Field Journal, Excavation of the Cubicle Warrens, Layer VII.

Today we exhumed the most poignant devotional array yet recovered: eleven Ancients, seated apart in their separate cells, each bound to a Glow-Slate by a slender cord, all facing the same absent center. We have named the rite the Silent Convocation.

The evidence for reverence is overwhelming. Each supplicant possessed a small sigil, the Mute-Glyph, which they pressed to sever their own voice from the assembly. Consider the devotion this required. They gathered precisely so as to be heard, and then, one by one, chose silence, permitting only a single elder to intone at any moment. The Mute-Glyph was clearly a vow, a fast of the tongue, undertaken to prove one's humility before the Speaking-One.

Wear patterns on the recovered slates tell the deeper story. The Mute-Glyph is worn smooth from ten thousand pressings, while the region marked Unmute is nearly pristine. These people longed to remain silent. Speech was the exception, the burden, the reluctant offering. We found, too, the residue of solitary meals consumed during the Convocation, chewing forbidden to the ears of others but permitted to the sacred self, a private grace within the public vow.

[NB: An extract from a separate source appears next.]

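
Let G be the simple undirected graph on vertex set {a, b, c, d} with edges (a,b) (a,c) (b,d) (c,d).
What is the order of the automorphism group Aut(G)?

8

G is 2-regular and bipartite on 2^2 = 4 vertices with girth 4; it is the hypercube graph Q_2. Aut(Q_2) consists of the signed permutations of the 2 coordinate axes: 2! permutations times 2^2 sign flips, so |Aut| = 2^2·2! = 8.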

Some junior scholars propose these gatherings were merely functional, a coordination of labor. I reject this coldly. No people would build so elaborate a machinery of silence for something so small as work. One does not invent a glyph for the muting of one's own breath and call it commerce.

They were a species who assembled only to withhold themselves, who faced one another across great distances precisely to remain unreached, who mastered every art of connection and then, gently, declined it.

A lonely, disciplined, unbearably tender people, forever present and never quite arriving.